I am not a statistician and, as yet, have only the vaguest notion of the history and development of statistics and the visualization of data. Therefore there may well be even more wonderful figures in the world of statistics to honor. But for the moment John Tukey provides me with more than enough delight and inspiration.

Why is Tukey so cool?

Tukey invents the computer terms: "bits" and "software". Actually there's a byte more than that.


Tukey writes a book titled Exploratory Data Analysis (EDA). EDA takes some very complex mathematics, a lot of statistical mumbo-jumbo and the insights of Hercule Poirot, Miss Marple and Sherlock Holmes and combines them into a college text book that is a real page turner (if, maybe, your brain is just a little bit kinky ;-). From this book I derive the three things to be concerned with in this post:

1. Accessibility

EDA makes some really complex stuff accessible to fairly normal humans on three levels:
  1. Most any educated and diligent person could do the stuff he suggests you can do. 
  2. Most any normal person can grasp that the data Tukey presents could be instrumental in understanding "what is going on here?"
  3. The tools are free as in beer and free as in liberty. You can do this stuff yourself, at home without doing any harm or needing special stuff or spending any money.

2. No Reductions

Tukey is the opposite of a reductionist. Tukey takes a holistic approach or even one of Cognitive Additivism. Reductionism is not necessarily a bad thing. Reductionism can either mean an approach to understanding the nature of complex things by reducing them to the interactions of their parts, or to simpler or more fundamental things. We are all reductionists some of the time (said he reductionistically). Tukey's work, however, points towards augmenting and supplementing the data at hand. Here is an example:


You can see all the data points. Tukey's thing is to show you how to calculate that bold line in the middle (often called a regression line). Note that he almost always confluences the supporting data with his overlays. His followers will drop the data and just show the regression lines.

Why is this important?

With Tukey you still can see the outliers, the Black Swan, the hair in the ointment. Tukey does not simplify reality. Tukey likes to augment reality.

3. New Ways of Seeing

The final cool aspect of Tukey's to be presented here is that Tukey not only shows you how to build the tools and add them to your production process but he also provides notions and strategies for using these tools to make things you could never make before.

Many of us can agree with the quote attributed to Pablo Picasso: "Computers are useless, they only give you answers!"

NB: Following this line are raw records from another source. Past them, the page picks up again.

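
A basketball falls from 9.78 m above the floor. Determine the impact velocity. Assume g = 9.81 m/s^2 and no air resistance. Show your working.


v = sqrt(2 * g * h)
v = sqrt(2 * 9.81 * 9.78)
v = sqrt(191.8836) = 13.8522 m/s

13.8522 m/s


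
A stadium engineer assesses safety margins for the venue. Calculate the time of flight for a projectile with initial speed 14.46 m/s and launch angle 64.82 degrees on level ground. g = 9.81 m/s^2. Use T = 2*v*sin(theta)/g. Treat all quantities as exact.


T = 2*v*sin(theta)/g
sin(theta) = sin(64.82 deg) = 0.905
T = 2*14.46*0.905 / 9.81
T = 26.1719 / 9.81 = 2.6679 s

2.6679 s


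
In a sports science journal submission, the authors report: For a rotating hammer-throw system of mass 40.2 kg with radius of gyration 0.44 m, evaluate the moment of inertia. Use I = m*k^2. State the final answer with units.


I = m * k^2
I = 40.2 * 0.44^2
I = 40.2 * 0.1936 = 7.7827 kg*m^2

7.7827 kg*m^2


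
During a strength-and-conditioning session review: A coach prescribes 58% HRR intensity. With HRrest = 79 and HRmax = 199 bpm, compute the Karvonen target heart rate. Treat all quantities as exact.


Target = HRrest + pct*(HRmax - HRrest)
Heart rate reserve = HRmax - HRrest = 199 - 79 = 120 bpm
Fraction = 58% = 0.58
Target = 79 + 0.58 * 120
Target = 79 + 69.6 = 148.6 bpm

148.6 bpm


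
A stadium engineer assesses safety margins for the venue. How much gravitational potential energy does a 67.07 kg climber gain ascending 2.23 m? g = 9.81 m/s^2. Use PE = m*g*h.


PE = m * g * h
PE = 67.07 * 9.81 * 2.23
PE = 657.9567 * 2.23 = 1467.2434 J

1467.2434 J


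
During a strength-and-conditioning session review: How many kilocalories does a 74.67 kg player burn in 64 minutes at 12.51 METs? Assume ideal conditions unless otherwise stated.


kcal = MET * mass * time_hr
Convert time: 64 min = 1.0667 hr
kcal = 12.51 * 74.67 * 1.0667
kcal = 996.3965 kcal

996.3965 kcal


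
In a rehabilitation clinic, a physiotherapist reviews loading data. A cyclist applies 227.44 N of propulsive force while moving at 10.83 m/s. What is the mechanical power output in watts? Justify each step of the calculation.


P = F * v
P = 227.44 * 10.83
P = 2463.1752 W

2463.1752 W


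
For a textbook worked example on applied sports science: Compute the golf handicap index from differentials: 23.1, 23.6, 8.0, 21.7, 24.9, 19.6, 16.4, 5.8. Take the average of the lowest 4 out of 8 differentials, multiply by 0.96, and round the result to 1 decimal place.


All differentials: 23.1, 23.6, 8.0, 21.7, 24.9, 19.6, 16.4, 5.8
Sorted: 5.8, 8.0, 16.4, 19.6, 21.7, 23.1, 23.6, 24.9
Best 4: 5.8, 8.0, 16.4, 19.6
Average of best = 49.8 / 4 = 12.45
Raw index = 12.45 * 0.96 = 11.952
Handicap index = round(11.952, 1) = 12.0

12.0


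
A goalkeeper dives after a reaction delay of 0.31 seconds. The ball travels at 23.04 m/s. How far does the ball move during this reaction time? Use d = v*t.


d = v * t
d = 23.04 * 0.31
d = 7.1424 m

7.1424 m


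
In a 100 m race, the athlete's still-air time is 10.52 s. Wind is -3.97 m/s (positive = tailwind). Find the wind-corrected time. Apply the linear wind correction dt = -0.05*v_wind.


dt = -0.05 * v_wind = -0.05 * -3.97 = 0.1985 s
t_corrected = t_still + dt = 10.52 + (0.1985)
t_corrected = 10.7185 s

10.7185 s


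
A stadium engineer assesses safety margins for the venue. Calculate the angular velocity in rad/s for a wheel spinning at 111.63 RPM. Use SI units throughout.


omega = RPM * 2 * pi / 60
omega = 111.63 * 2 * 3.14159 / 60
omega = 701.392 / 60 = 11.6899 rad/s

11.6899 rad/s


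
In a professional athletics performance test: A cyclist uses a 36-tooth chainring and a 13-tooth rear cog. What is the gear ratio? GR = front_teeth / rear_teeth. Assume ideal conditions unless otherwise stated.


GR = front_teeth / rear_teeth
GR = 36 / 13
GR = 2.7692

2.7692


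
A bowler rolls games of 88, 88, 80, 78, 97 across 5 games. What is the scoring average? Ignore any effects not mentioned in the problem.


Average = sum / n
Sum = 431
Average = 431 / 5 = 86.2

86.2


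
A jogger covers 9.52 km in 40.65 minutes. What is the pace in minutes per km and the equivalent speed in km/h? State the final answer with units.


Pace = time / distance = 40.65 min / 9.52 km = 4.27 min/km
Speed = distance / time_in_hours = 9.52 / 0.6775 hr
Speed = 14.0517 km/h

4.27 min/km, 14.0517 km/h


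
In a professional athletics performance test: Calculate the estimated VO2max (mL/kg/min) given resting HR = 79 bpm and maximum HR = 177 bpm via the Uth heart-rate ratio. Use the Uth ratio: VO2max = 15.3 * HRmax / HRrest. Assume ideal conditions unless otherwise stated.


VO2max = 15.3 * HRmax / HRrest
VO2max = 15.3 * 177 / 79
VO2max = 2708.1 / 79 = 34.2797 mL/kg/min

34.2797 mL/kg/min


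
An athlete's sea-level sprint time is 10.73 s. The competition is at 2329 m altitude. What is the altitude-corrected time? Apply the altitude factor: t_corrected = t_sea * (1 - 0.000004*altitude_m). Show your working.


Correction factor = 1 - 0.000004 * 2329 = 0.990684
t_corrected = t_sea * factor = 10.73 * 0.990684
t_corrected = 10.63 s

10.63 s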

What Tukey does is help us use computers to create the picture worth on thousand words, the diagram that begs the question, the chart that forces you to to say "what is going on here?"

***

In further posts I will continue the exploration into Tukey's world. The idea that we can build news ways of seeing that add to our reality, ideas that most anybody can create and appreciate, is an integral notion of this web site. And Tukey is a great source if not the father of such a vision.